Emergency Plans


Meet with your family members or housemates at least once a year to discuss how each person will respond during an emergency. Make sure that each person is familiar with the plan. Talk about what each person is afraid of, and then explain how your emergency plan and strategy will help lessen their fears.
  • Have Emergency Preparedness Essentials in your home, automobile, school, office, vacation home, and rv.
  • Draw a floor plan of your home that shows where you can find:
    • exits (windows and doors)
    • fire extinguisher
    • utility cutoffs - water valve, electrical panel, gas valve, floor drain
    • first aid kits
    • emergency supplies
  • Identify safe places in your home and on your property. Plan and practice earthquake “drop, cover, hold” or evacuation drills using different escape routes.

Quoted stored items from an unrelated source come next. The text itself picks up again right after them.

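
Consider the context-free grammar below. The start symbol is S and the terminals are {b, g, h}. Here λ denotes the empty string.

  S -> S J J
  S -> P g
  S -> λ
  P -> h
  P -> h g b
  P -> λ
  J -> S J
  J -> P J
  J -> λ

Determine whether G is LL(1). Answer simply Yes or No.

FIRST(S) = {λ, g, h}
FIRST(P) = {λ, h}
FIRST(J) = {λ, g, h}
FOLLOW(S) = {$, g, h}
FOLLOW(P) = {$, g, h}
FOLLOW(J) = {$, g, h}
Cell M[J, $] receives both J -> S J and J -> P J and J -> λ — the grammar is not LL(1).

No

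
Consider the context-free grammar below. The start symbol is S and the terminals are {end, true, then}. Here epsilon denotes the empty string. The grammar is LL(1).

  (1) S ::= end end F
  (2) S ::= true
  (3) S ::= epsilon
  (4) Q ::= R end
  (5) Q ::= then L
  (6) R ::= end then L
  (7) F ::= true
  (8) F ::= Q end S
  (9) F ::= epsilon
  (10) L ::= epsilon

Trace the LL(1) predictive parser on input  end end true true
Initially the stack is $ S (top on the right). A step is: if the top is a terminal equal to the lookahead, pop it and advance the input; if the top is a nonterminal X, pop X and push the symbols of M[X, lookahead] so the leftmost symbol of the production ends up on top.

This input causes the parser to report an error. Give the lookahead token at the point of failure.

     Stack        Input                Action
  1  $ S          end end true true $  expand S ::= end end F
  2  $ F end end  end end true true $  match end
  3  $ F end      end true true $      match end
  4  $ F          true true $          expand F ::= true
  5  $ true       true true $          match true
  6  $            true $               error: stack empty but input remains

true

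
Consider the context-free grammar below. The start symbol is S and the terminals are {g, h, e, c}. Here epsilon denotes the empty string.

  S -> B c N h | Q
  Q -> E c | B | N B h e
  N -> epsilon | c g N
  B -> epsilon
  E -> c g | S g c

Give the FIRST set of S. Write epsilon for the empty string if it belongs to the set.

{epsilon, c, g, h}

FIRST(N) = {epsilon, c}
FIRST(B) = {epsilon}
FIRST(S) = {epsilon, c, g, h}  (via B c N h, Q)
FIRST(E) = {c, g, h}  (via S g c)
FIRST(Q) = {epsilon, c, g, h}  (via E c, B, N B h e)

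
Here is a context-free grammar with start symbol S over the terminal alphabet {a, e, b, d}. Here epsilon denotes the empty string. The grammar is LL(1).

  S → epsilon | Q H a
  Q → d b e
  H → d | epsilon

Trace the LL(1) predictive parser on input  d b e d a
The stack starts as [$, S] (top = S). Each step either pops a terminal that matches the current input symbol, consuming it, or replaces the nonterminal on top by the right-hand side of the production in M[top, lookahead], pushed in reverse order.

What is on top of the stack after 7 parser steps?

a

step 1: stack=$ S  input=d b e d a $  — expand S → Q H a
step 2: stack=$ a H Q  input=d b e d a $  — expand Q → d b e
step 3: stack=$ a H e b d  input=d b e d a $  — match d
step 4: stack=$ a H e b  input=b e d a $  — match b
step 5: stack=$ a H e  input=e d a $  — match e
step 6: stack=$ a H  input=d a $  — expand H → d
step 7: stack=$ a d  input=d a $  — match d
Stack after step 7: $ a (top = a).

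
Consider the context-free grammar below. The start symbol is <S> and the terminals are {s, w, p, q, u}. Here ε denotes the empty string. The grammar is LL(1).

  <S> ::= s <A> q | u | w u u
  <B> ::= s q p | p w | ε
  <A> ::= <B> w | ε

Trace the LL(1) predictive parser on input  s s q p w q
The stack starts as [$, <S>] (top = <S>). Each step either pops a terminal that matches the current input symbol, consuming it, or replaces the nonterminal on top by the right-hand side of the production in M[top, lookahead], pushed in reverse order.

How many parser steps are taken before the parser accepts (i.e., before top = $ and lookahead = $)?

     Stack        Input          Action
  1  $ <S>        s s q p w q $  expand <S> ::= s <A> q
  2  $ q <A> s    s s q p w q $  match s
  3  $ q <A>      s q p w q $    expand <A> ::= <B> w
  4  $ q w <B>    s q p w q $    expand <B> ::= s q p
  5  $ q w p q s  s q p w q $    match s
  6  $ q w p q    q p w q $      match q
  7  $ q w p      p w q $        match p
  8  $ q w        w q $          match w
  9  $ q          q $            match q
Accept reached after 9 steps.

9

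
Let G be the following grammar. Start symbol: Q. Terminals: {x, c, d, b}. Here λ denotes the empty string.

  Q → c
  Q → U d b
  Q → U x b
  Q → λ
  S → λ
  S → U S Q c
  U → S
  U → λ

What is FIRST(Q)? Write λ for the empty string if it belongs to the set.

FIRST(Q) = {λ, c, d, x}  (via U d b, U x b)
FIRST(S) = {λ, c, d, x}  (via U S Q c)
FIRST(U) = {λ, c, d, x}  (via S)

{λ, c, d, x}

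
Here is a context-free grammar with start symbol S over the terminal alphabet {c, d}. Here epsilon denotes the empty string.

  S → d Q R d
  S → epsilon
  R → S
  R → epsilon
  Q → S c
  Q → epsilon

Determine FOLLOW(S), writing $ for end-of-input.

FIRST(S) = {epsilon, d}
FIRST(R) = {epsilon, d}  (via S)
FIRST(Q) = {epsilon, c, d}  (via S c)
FOLLOW(S) includes $ since S is the start symbol.
FOLLOW(R): in S→d Q R d, R is followed by d with FIRST {d}. Thus FOLLOW(R) = {d}.
FOLLOW(S): in R→S, the suffix after S is empty, so FOLLOW(S) ⊇ FOLLOW(R) = {d}; in Q→S c, S is followed by c with FIRST {c}. Thus FOLLOW(S) = {$, c, d}.
FOLLOW(Q): in S→d Q R d, Q is followed by R d with FIRST {d}. Thus FOLLOW(Q) = {d}.

{$, c, d}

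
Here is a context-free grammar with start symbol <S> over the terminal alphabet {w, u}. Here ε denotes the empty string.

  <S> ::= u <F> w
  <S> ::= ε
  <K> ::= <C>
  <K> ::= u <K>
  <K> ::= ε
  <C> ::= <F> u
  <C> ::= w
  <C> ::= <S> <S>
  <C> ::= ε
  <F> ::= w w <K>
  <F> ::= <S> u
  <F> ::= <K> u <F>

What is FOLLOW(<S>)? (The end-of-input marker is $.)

{$, u, w}

FIRST(<S>) = {ε, u}
FIRST(<K>) = {ε, u, w}  (via <C>)
FIRST(<F>) = {u, w}  (via <S> u, <K> u <F>)
FIRST(<C>) = {ε, u, w}  (via <F> u, <S> <S>)
FOLLOW(<S>) includes $ since <S> is the start symbol.
FOLLOW(<F>): in <S>::=u <F> w, <F> is followed by w with FIRST {w}; in <C>::=<F> u, <F> is followed by u with FIRST {u}; in <F>::=<K> u <F>, the suffix after <F> is empty (adds nothing new). Thus FOLLOW(<F>) = {u, w}.
FOLLOW(<K>): in <K>::=u <K>, the suffix after <K> is empty (adds nothing new); in <F>::=w w <K>, the suffix after <K> is empty, so FOLLOW(<K>) ⊇ FOLLOW(<F>) = {u, w}; in <F>::=<K> u <F>, <K> is followed by u <F> with FIRST {u}. Thus FOLLOW(<K>) = {u, w}.
FOLLOW(<C>): in <K>::=<C>, the suffix after <C> is empty, so FOLLOW(<C>) ⊇ FOLLOW(<K>) = {u, w}. Thus FOLLOW(<C>) = {u, w}.
FOLLOW(<S>): in <C>::=<S> <S> (occurrence 1), <S> is followed by <S> with FIRST {ε, u}; in <C>::=<S> <S> (occurrence 1), the suffix after <S> is nullable, so FOLLOW(<S>) ⊇ FOLLOW(<C>) = {u, w}; in <C>::=<S> <S> (occurrence 2), the suffix after <S> is empty, so FOLLOW(<S>) ⊇ FOLLOW(<C>) = {u, w}; in <F>::=<S> u, <S> is followed by u with FIRST {u}. Thus FOLLOW(<S>) = {$, u, w}.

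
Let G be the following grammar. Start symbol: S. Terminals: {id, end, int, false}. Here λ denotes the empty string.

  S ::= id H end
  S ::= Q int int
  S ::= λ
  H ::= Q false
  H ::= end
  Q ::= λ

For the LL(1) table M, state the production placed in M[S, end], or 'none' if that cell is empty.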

  • Determine meeting places, one right outside of the home in case of fire and another outside of your neighborhood in case you can’t return home.
  • Be aware of the disaster policies and plans at your children’s schools and at your spouse’s or housemate(s)’ workplaces. Ensure you have a designated person to pick up children should you be unavailable.
  • Have an “out of town” contact and ensure that all members of the family memorize their number but also give a copy of it and other emergency numbers to each member to carry with them. Following an emergency family members should call this person and tell them where they are, how they are and what their plans are.
  • Prepare or update your list of crucial addresses and phone numbers. Make sure family members or housemates have a copy.
  • Know how to turn off the gas, water & electricity. Don't turn the gas off unless absolutely necessary-only qualified technicians can turn it on.
  • “ICE” your cell phones. Add “in case of emergency” contacts. This helps responders to be able to notify the right person.
  • Determine places where your pets can stay.
  • Have a current local area map and know your specific evacuation routes and evacuation centers.
  • Know the risks in your region - find out if the area where you live is vulnerable to earthquakes, flooding, forest fires, or other threats such as hazardous material spills.  Have plans and supplies to address these specific emergencies (i.e. sandbags if you home is prone to flooding).
  • Remind everyone that they should call the police, fire department, or other emergency personnel only if there’s a vital need.